Павша Ананьевич пригласил боярина к себе в терем, а простой люд тут же приветствовал его радостными криками. С одной стороны, можно было обрадоваться, но с другой стороны, появление хлеба мешало Павше Ананьевичу заполучить немалую прибыль и спокойно покинуть Новгород, чтобы кончить свою жизнь в дальних странах, ни в чём не нуждаясь. Посадник последние несколько дней назад даже начал учить язык ливонцев. С другой стороны, если князь Василий Ярославович готов вмешаться в дела новгородские, то вполне возможно, великий князь Ярослав так и не добьётся успеха.

Посадник Павша Ананьевич и боярин Фёдор Ростиславович, посланник князя Василия Ярославовича, остались наедине.

– Ну, давай познакомимся с тобой, посадник. Меня зовут боярин Фёдор Ростиславович, я тесть князя Василия Ярославовича.

– Это того, что в народе прозвали Квашнёй? А да, знаю. Есть такой брат у Ярослава. Сколько ратников сможет привести он к Новгороду? Двести или триста?

– Не спеши с выводами, посадник. Василий Ярославович – следующий, кто станет великим князем, а посему думаю, что и Новгород должен об этом задуматься.

– Новгород бы задумался, если бы Ярослав Ярославович был при смерти, а он здравствует назло врагам.

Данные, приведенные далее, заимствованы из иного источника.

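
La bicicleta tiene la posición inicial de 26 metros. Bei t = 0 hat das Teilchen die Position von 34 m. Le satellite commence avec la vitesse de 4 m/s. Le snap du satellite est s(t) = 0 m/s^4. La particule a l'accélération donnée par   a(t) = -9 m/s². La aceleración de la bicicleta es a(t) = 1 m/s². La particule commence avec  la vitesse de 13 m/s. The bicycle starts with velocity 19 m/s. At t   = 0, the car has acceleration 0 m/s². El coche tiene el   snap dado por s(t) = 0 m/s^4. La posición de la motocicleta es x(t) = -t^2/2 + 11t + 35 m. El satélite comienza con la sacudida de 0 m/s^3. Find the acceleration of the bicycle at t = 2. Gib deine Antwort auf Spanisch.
Tenemos la aceleración a(t) = 1. Sustituyendo t = 2: a(2) = 1.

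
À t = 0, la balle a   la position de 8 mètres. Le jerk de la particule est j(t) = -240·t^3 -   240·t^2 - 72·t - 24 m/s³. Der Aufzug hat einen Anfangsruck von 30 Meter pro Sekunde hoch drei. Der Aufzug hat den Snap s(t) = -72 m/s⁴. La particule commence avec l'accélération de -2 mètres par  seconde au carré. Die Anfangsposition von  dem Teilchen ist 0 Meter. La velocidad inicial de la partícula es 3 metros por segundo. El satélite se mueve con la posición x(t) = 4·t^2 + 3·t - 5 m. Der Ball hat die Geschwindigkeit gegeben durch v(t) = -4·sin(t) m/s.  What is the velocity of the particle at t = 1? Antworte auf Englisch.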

– Это он пока здравствует, посадник. Василий уже поехал в Орду, и, думаю, вскоре наступят большие изменения.

– О чём ты, боярин?

– Если Новгород сможет продержаться какое-то время, то, скорей всего, великий князь Ярослав Ярославович закончит своё правление.

И посадник, и боярин долго и пристально смотрели друг на друга.

– То есть ты, Фёдор Ростиславович, предлагаешь нам немного подержаться, а дальше придёт помощь? Это, конечно, всё неплохо, но скажи мне мой интерес? Против Ярослава с его ратью, которая будет здесь меньше чем через три недели, я не выстою.

– А ты к народу обратись! Сытые они куда больше свои вольности любят. И к тому же пусть они верят, что князь Василий приведёт сюда рать и править будет по справедливости.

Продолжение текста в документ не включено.